Plus loin, il affirme que, selon la preuve présentée, M. Alix est le seul auteur du scénario original.

« C'est un litige d'interprétation de la convention collective. Pour nous, l'entente dit que le cachet de production ne se partage pas entre l'auteur d'un scénario original qui a été approuvé et l'auteur de la réécriture. Or, ici, l'auteur du scénario original n'a pas été payé. »

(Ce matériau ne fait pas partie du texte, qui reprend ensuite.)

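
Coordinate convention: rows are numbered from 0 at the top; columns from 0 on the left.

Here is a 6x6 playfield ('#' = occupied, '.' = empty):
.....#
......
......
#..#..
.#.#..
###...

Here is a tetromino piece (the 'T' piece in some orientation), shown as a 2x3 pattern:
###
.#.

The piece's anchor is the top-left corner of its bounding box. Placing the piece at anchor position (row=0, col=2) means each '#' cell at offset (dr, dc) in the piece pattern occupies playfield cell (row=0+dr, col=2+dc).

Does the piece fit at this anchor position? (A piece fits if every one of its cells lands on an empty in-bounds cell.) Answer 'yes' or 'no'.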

- Stéphanie Hénault, directrice générale de la SARTEC

Joint par La Presse, le président de Caramel Films, André Rouleau, n'est pas d'accord. « On est tellement en maudit, dit-il. L'arbitre n'a rien compris. Si quelqu'un voit le film et lit le scénario, il verra que l'auteur en question [M. Alix] n'est pas l'auteur. C'est Frédéric Ouellet qui l'a écrit. »

M. Rouleau ajoute qu'en raison de cette décision, les deux auteurs devront être payés à 100 % des contrats signés. « On n'a pas l'argent pour ça. On a donc mandaté nos avocats pour porter l'affaire en Cour supérieure et demander une révision judiciaire, lance-t-il. Nous estimons que la décision comporte des erreurs de droit. »

La cordonnière financé par la SODEC

Par ailleurs, André Rouleau a indiqué à La Presse que le projet de film La cordonnière avait obtenu un accord de financement à la production de la Société de développement des entreprises culturelles (SODEC). Adapté du roman de Pauline Gill, le film sera scénarisé par Sylvain Guy et réalisé par François Bouvier, qui a aussi réalisé La Bolduc. C'est aussi Caramel Films qui coproduit le film de Valérie Lemercier sur Céline Dion. Le tournage a lieu en ce moment au Québec.